The spam email contains no reference to Red Hat and is not related to any Red Hat product.

From my point of view, I can only think that one of the following things has happened:

  1. Spammers guessed this email address out of the blue, first time, without trying any of the other possible variations of it all of which would still reach me.
  2. One of my computers has been cracked into and the only apparent repercussion is that someone spammed an email address that appears only in an email archive from 2004/2005.
  3. Red Hat knowingly gave/sold my email address to some spammers.
  4. Red Hat or one of its agents have accidentally lost a database containing email addresses.

Possibility #4 seems far and away the most likely.

I contacted Red Hat to ask them if they knew what had happened, but they ignored all of my questions and simply sent me the following statement:

“Hello.

Thank you for contacting Red Hat.

we apologies for the inconvenience caused however we would like to inform you that we have not provided your email address to anyone.

Thank You.

Red Hat Training coordinator.”

That wasn’t really what I was asking. Let’s try again.

“Hi Red Hat Training coordinator,

Thanks for your reply, but I’m afraid I am not very reassured by your response. Do you have any suggestions as to how an email address created in 2004 and used only by yourselves for my RHCE exam managed to be used for unrelated marketing by a third party in 2011, unless Red Hat either provided my email address or leaked my email address?

For clarity we are talking about the email address “xxxxxxxxxxx@strugglers.net” which has never ever received any email except from Red Hat, until yesterday, when it got some unwanted
marketing email from a third party.”

“Hi Andy,

Please be assured that Red Hat does not circulate student’s e-mail address to any third party.

Thanks,
Red Hat Training Coordinator”

I’m not getting anywhere am I? I was only after some reassurance that they would actually look into it.
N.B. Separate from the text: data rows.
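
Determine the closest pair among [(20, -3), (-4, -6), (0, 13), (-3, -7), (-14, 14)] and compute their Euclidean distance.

Computing all pairwise distances among 5 points:

d((20, -3), (-4, -6)) = 24.1868
d((20, -3), (0, 13)) = 25.6125
d((20, -3), (-3, -7)) = 23.3452
d((20, -3), (-14, 14)) = 38.0132
d((-4, -6), (0, 13)) = 19.4165
d((-4, -6), (-3, -7)) = 1.4142 <-- minimum
d((-4, -6), (-14, 14)) = 22.3607
d((0, 13), (-3, -7)) = 20.2237
d((0, 13), (-14, 14)) = 14.0357
d((-3, -7), (-14, 14)) = 23.7065

Closest pair: (-4, -6) and (-3, -7) with distance 1.4142

The closest pair is (-4, -6) and (-3, -7) with Euclidean distance 1.4142. For 5 points, brute-force pairwise comparison is shown above. For large n, the divide-and-conquer algorithm (sort by x, recurse on halves, check the dividing strip) achieves O(n log n).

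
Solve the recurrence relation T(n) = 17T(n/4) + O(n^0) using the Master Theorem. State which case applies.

Master Theorem for T(n) = 17T(n/4) + O(n^0):

a = 17, b = 4, c = 0
log_b(a) = log_4(17) = 2.0437

Case 1: c = 0 < log_4(17) = 2.0437
T(n) = O(n^(log_4 17))

For T(n) = 17T(n/4) + O(n^0): log_4(17) = 2.0437. This is Case 1 of the Master Theorem (c < log_b(a), work dominated by leaves), giving O(n^(log_4 17)).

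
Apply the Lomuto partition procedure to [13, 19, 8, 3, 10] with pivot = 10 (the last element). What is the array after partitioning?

Lomuto partition with pivot = 10:

Initial array: [13, 19, 8, 3, 10]

arr[0]=13 > 10: no swap
arr[1]=19 > 10: no swap
arr[2]=8 <= 10: swap with position 0, array becomes [8, 19, 13, 3, 10]
arr[3]=3 <= 10: swap with position 1, array becomes [8, 3, 13, 19, 10]

Place pivot at position 2: [8, 3, 10, 19, 13]
Pivot position: 2

After partitioning with pivot 10, the array becomes [8, 3, 10, 19, 13]. The pivot is placed at index 2. All elements to the left of the pivot are <= 10, and all elements to the right are > 10.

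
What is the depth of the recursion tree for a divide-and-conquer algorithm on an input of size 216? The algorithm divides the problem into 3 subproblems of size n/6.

For divide and conquer with division factor 6:

Problem sizes at each level:
Level 0: 216
Level 1: 36
Level 2: 6
Level 3: 1

The root is level 0 and the size-1 base case is level 3 (the tree spans levels 0 through 3, i.e. 4 levels counting the root), so the depth is the number of divisions: log_6(216) = 3

The recursion tree depth is log_6(216) = 3. At each level, the problem size is divided by 6, so it takes 3 divisions to reduce to a base case of size 1. The algorithm makes 3 recursive calls at each level.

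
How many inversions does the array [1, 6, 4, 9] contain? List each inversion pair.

Finding inversions in [1, 6, 4, 9]:

(1, 2): arr[1]=6 > arr[2]=4

Total inversions: 1

The array has 1 inversion(s): (1,2). Each pair (i,j) satisfies i < j and arr[i] > arr[j].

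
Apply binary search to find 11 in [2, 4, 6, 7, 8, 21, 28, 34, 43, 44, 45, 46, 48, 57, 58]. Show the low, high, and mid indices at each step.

Binary search for 11 in [2, 4, 6, 7, 8, 21, 28, 34, 43, 44, 45, 46, 48, 57, 58]:

lo=0, hi=14, mid=7, arr[mid]=34 -> 34 > 11, search left half
lo=0, hi=6, mid=3, arr[mid]=7 -> 7 < 11, search right half
lo=4, hi=6, mid=5, arr[mid]=21 -> 21 > 11, search left half
lo=4, hi=4, mid=4, arr[mid]=8 -> 8 < 11, search right half
lo=5 > hi=4, target 11 not found

Binary search determines that 11 is not in the array after 4 comparisons. The search space was exhausted without finding the target.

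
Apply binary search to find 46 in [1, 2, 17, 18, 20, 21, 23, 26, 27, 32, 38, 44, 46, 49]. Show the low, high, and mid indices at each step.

Binary search for 46 in [1, 2, 17, 18, 20, 21, 23, 26, 27, 32, 38, 44, 46, 49]:

lo=0, hi=13, mid=6, arr[mid]=23 -> 23 < 46, search right half
lo=7, hi=13, mid=10, arr[mid]=38 -> 38 < 46, search right half
lo=11, hi=13, mid=12, arr[mid]=46 -> Found target at index 12!

Binary search finds 46 at index 12 after 3 comparisons. The search repeatedly halves the search space by comparing with the middle element.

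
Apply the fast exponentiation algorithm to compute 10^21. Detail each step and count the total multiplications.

Computing 10^21 by squaring (build up from 10^1; each line after the first costs one multiplication):

10^1 = 10
10^2 = (10^1)^2 = 10^2 = 100
10^4 = (10^2)^2 = 100^2 = 10000
10^5 = 10 * 10^4 = 10 * 10000 = 100000
10^10 = (10^5)^2 = 100000^2 = 10000000000
10^20 = (10^10)^2 = 10000000000^2 = 100000000000000000000
10^21 = 10 * 10^20 = 10 * 100000000000000000000 = 1000000000000000000000

Result: 1000000000000000000000
Multiplications needed: 6 (6 lines after 10^1)

10^21 = 1000000000000000000000. Using exponentiation by squaring, this requires 6 multiplications. The key idea: if the exponent is even, square the half-power; if odd, multiply by the base once.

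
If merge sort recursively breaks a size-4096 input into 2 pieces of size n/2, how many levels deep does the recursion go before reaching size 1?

For divide and conquer with division factor 2:

Problem sizes at each level:
Level 0: 4096
Level 1: 2048
Level 2: 1024
Level 3: 512
Level 4: 256
Level 5: 128
Level 6: 64
Level 7: 32
Level 8: 16
Level 9: 8
Level 10: 4
Level 11: 2
Level 12: 1

The root is level 0 and the size-1 base case is level 12 (the tree spans levels 0 through 12, i.e. 13 levels counting the root), so the depth is the number of divisions: log_2(4096) = 12

The recursion tree depth is log_2(4096) = 12. At each level, the problem size is divided by 2, so it takes 12 divisions to reduce to a base case of size 1. The algorithm makes 2 recursive calls at each level.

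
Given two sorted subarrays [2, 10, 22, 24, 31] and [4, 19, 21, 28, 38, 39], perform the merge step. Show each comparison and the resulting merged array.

Merging process:

Compare 2 vs 4: take 2 from left. Merged: [2]
Compare 10 vs 4: take 4 from right. Merged: [2, 4]
Compare 10 vs 19: take 10 from left. Merged: [2, 4, 10]
Compare 22 vs 19: take 19 from right. Merged: [2, 4, 10, 19]
Compare 22 vs 21: take 21 from right. Merged: [2, 4, 10, 19, 21]
Compare 22 vs 28: take 22 from left. Merged: [2, 4, 10, 19, 21, 22]
Compare 24 vs 28: take 24 from left. Merged: [2, 4, 10, 19, 21, 22, 24]
Compare 31 vs 28: take 28 from right. Merged: [2, 4, 10, 19, 21, 22, 24, 28]
Compare 31 vs 38: take 31 from left. Merged: [2, 4, 10, 19, 21, 22, 24, 28, 31]
Append remaining from right: [38, 39]. Merged: [2, 4, 10, 19, 21, 22, 24, 28, 31, 38, 39]

Final merged array: [2, 4, 10, 19, 21, 22, 24, 28, 31, 38, 39]
Total comparisons: 9

The merged array is [2, 4, 10, 19, 21, 22, 24, 28, 31, 38, 39], requiring 9 comparisons. The merge step runs in O(n) time where n is the total number of elements.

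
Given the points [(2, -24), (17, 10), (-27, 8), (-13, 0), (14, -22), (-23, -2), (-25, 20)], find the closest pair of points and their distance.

Computing all pairwise distances among 7 points:

d((2, -24), (17, 10)) = 37.1618
d((2, -24), (-27, 8)) = 43.1856
d((2, -24), (-13, 0)) = 28.3019
d((2, -24), (14, -22)) = 12.1655
d((2, -24), (-23, -2)) = 33.3017
d((2, -24), (-25, 20)) = 51.6236
d((17, 10), (-27, 8)) = 44.0454
d((17, 10), (-13, 0)) = 31.6228
d((17, 10), (14, -22)) = 32.1403
d((17, 10), (-23, -2)) = 41.7612
d((17, 10), (-25, 20)) = 43.1741
d((-27, 8), (-13, 0)) = 16.1245
d((-27, 8), (14, -22)) = 50.8035
d((-27, 8), (-23, -2)) = 10.7703
d((-27, 8), (-25, 20)) = 12.1655
d((-13, 0), (14, -22)) = 34.8281
d((-13, 0), (-23, -2)) = 10.198 <-- minimum
d((-13, 0), (-25, 20)) = 23.3238
d((14, -22), (-23, -2)) = 42.0595
d((14, -22), (-25, 20)) = 57.3149
d((-23, -2), (-25, 20)) = 22.0907

Closest pair: (-13, 0) and (-23, -2) with distance 10.198

The closest pair is (-13, 0) and (-23, -2) with Euclidean distance 10.198. For 7 points, brute-force pairwise comparison is shown above. For large n, the divide-and-conquer algorithm (sort by x, recurse on halves, check the dividing strip) achieves O(n log n).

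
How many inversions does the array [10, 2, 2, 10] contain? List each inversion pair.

Finding inversions in [10, 2, 2, 10]:

(0, 1): arr[0]=10 > arr[1]=2
(0, 2): arr[0]=10 > arr[2]=2

Total inversions: 2

The array has 2 inversion(s): (0,1), (0,2). Each pair (i,j) satisfies i < j and arr[i] > arr[j].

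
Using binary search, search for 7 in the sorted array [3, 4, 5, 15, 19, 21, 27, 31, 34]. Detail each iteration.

Binary search for 7 in [3, 4, 5, 15, 19, 21, 27, 31, 34]:

lo=0, hi=8, mid=4, arr[mid]=19 -> 19 > 7, search left half
lo=0, hi=3, mid=1, arr[mid]=4 -> 4 < 7, search right half
lo=2, hi=3, mid=2, arr[mid]=5 -> 5 < 7, search right half
lo=3, hi=3, mid=3, arr[mid]=15 -> 15 > 7, search left half
lo=3 > hi=2, target 7 not found

Binary search determines that 7 is not in the array after 4 comparisons. The search space was exhausted without finding the target.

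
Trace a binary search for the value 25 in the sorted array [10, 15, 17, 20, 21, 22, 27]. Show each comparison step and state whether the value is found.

Binary search for 25 in [10, 15, 17, 20, 21, 22, 27]:

lo=0, hi=6, mid=3, arr[mid]=20 -> 20 < 25, search right half
lo=4, hi=6, mid=5, arr[mid]=22 -> 22 < 25, search right half
lo=6, hi=6, mid=6, arr[mid]=27 -> 27 > 25, search left half
lo=6 > hi=5, target 25 not found

Binary search determines that 25 is not in the array after 3 comparisons. The search space was exhausted without finding the target.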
Maybe they are looking into it, and for some reason decided that the best way to assure me of this was to show complete disinterest.

Oh well, I can send that email address to the bitbucket, but I can’t help thinking it’s not just my email address that has been leaked.

Anyone else received similar email? If so, was it to an address you gave to Red Hat?

Update 2011-11-10: Someone suggested I politely ask the marketer where they obtained my email address. It’s worth a try.

“Hi Integration Developer News,

May I ask where you obtained my email address
“xxxxxxxxxxx@strugglers.net”? I’m concerned that it may have been
given to you without my authority.

Thanks,
Andy”

Also I have now been contacted by someone from Red Hat’s Information Security team, who is looking into it. Thanks!